Dive Brief:
- Researchers have developed “fingerprinting” methods that could help build traceability tools and certification programs for construction sand, one of the world’s most-used natural resources, according to a paper published in the science journal Nature last week.
- The methods require no direct observation, showing that fingerprinting “has untapped potential to support traceability and certification schemes and to support monitoring and enforcement in areas where there are concerns about illegal, illicit or simply unknown construction sand sourcing,” the team wrote.
- Working with concrete samples from Texas, the research team was able to identify sand origins using grain-size analysis and conventional geologic methods that use visual and chemical testing, as well as a machine learning-powered form of image analysis.
Dive Insight:
As the research team — made up by Zachary Sickmann of the University of Texas at Dallas, Nicholas Lammers of the Biophysics Graduate Group at the University of California, Berkeley, and Aurora Torres of the University of Alicante in Spain — noted, some of their findings could bode well for industry efforts to develop traceability schemes.
For one, Texas, from which the study’s sands were sourced, “is not particularly geologically complex.” Fingerprinting could be even more effective on sands from areas that are more geologically distinct, the team wrote.
That would include sands from places such as Bangladesh, Myanmar, Laos and Malaysia. Along with being more geologically complex, those countries are also places where construction aggregate consumption is growing more quickly, and are “known areas of sand mining conflict with opaque sand sourcing issues,” the authors wrote.
Additionally, the researchers found that variability in sands from closely spaced mines in the same river valley were preserved through the supply chain. That means it could be possible to develop, as the authors put it, “a location-specific certification scheme that can flag unauthorized extraction” from more sensitive areas, such as active river channels, where sand mining might be illegal.

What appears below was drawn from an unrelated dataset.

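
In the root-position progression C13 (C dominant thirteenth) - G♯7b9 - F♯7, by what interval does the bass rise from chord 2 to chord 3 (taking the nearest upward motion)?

minor 7th

The roots are G♯ and F♯.
From G♯ to F♯: 10 semitones over a seventh = minor.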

As with any traceability method, cost can be a factor in or obstacle to industry adoption. Some of the conventional methods of tracing geologic provenance may be inaccessible or unaffordable for many firms and in some countries. However, the team also explored a method that uses machine-learning to predict sample provenance using photos of sand captured with a smart phone and that can be run on a laptop.
Dubbed “sandId,” the team found the image analysis was on average 88% effective at identifying the original source of mined concrete sand in the Texas study area.
“[W]e conclude that this method holds promise as a scalable approach for tracing sand provenance that should be readily exportable to settings lacking access to specialized and expensive methods of provenance analysis,” the team wrote.
Sand is by far the most extracted solid natural resource and finds its way into the bulk of manmade constructions, according to the OECD. A group of researchers found last year that mining for construction sand materials impacted numerous species and posed myriad risks to biodiversity. Others have pointed to a “looming tragedy" in sand extraction, with potential social, economic and environmental consequences. The U.N. has linked sand to all of its 17 sustainable development goals.